A working class hero is something to be eaten.

I don’t know how you feel about meatballs.  As for me, it’s not like I grew up in an Italian family with the off-the-boat grandma making the sauce all day, but I’m rather fond of Italian-American cooking and especially meatballs.  Clever and long-time readers may remember this, as well as my worship of a particular ex-girlfriend’s iteration, with the recipe having been passed down from some Sicilian ancestor.

What you don’t know was how much trouble that worship got me into with the (different) girl I was dating at the time I wrote the article.
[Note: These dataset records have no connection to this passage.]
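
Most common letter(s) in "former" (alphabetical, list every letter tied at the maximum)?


Word: "former"
Letter counts:
  'e': 1
  'f': 1
  'm': 1
  'o': 1
  'r': 2
Maximum count = 2
Most frequent = 'r' (2 times each)


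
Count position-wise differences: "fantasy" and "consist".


Comparing character by character (same length = 7):
  Pos 0: 'f' vs 'c' !=
  Pos 1: 'a' vs 'o' !=
  Pos 2: 'n' vs 'n' =
  Pos 3: 't' vs 's' !=
  Pos 4: 'a' vs 'i' !=
  Pos 5: 's' vs 's' =
  Pos 6: 'y' vs 't' !=
Hamming distance = 5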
I summarily put meatballs on total menu blackout, lest I have dug my hole deeper.  In fact, I don’t think I’ve had a single meatball in months, merely because the thought was enough to make me break out in hives for a good long while after the relationship ended.

I’m not sure why I’m telling you this (in fact, I’m fairly certain that I will regret writing it), but I only mean to illustrate how much I appreciate a good meatball, that I’ve suffered for them, and that I have been without a source for good ones for far too long.

Thanks again to the NYT list of heroes, I can say I have an acceptable place to go when I have the urge for a meatball hero: Salumeria Biellese, on 8th Avenue at the corner of 29th Street, is a small lunch-counter-sans-actual-counter kind of place.  Plastic covered tables are available to dine in, with Tabasco and hot pepper flakes being the only condiments, and napkin dispensers being the only other table accoutrement.  While I suppose one could dine in more luxury at the attached Italian restaurant next door, why bother?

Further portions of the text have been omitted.